The Republican Gladius used in the 2nd century BC is the descendant of the Iberian Gladius (drawing on the right). It is during the Second Punic War that the Romans have upgraded their swords to the Iberian type. These models known today as the "Gladius Hispaniensis" have received this nickname by the Romans surprisingly 2 centuries later, which tend to prove among other things, an evolution and an adaptation of their blades rather than a pure and simple replacement. The blades from these swords are of much higher quality than those manufactured in Italy. Both more flexible and sharper, the forging process makes the difference. This is made by successive hammering enriching its structure in carbon at certain temperatures. Further its soaking method will give it unmatched qualities for the time.

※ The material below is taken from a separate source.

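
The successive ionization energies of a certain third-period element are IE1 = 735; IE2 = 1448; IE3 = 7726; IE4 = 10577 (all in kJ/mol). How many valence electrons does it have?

Look for the largest jump between consecutive ionization energies: IE3/IE2 ≈ 5.3, far larger than any earlier ratio.
That jump marks the point where a core electron is being removed. So the atom has 2 valence electrons.

2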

I Blade of the early Hispanic models.
II Standart shorter blade typical of the second century BC.
III A Late republican blade with a thinner point.
III B Blade profile, showing the reinforcement of the blade at its point to pierce mail shirts.
IV Pompei type blade of the 1st century Ad model, displayed here for comparison purpose.
With this view you can see the whole gladius in order to get a better idea.
The same swords in their respectives scabbards
Above are 2 reconstituted models the first in green from an original found in Algeria, and the second in red found in Spain.
It should be noted that longer blades in use on the oldest models will gradually shorten in time. The Gladius is primarily a thrust weapon and in a hand to hand fighting a shorter blade is better adapted.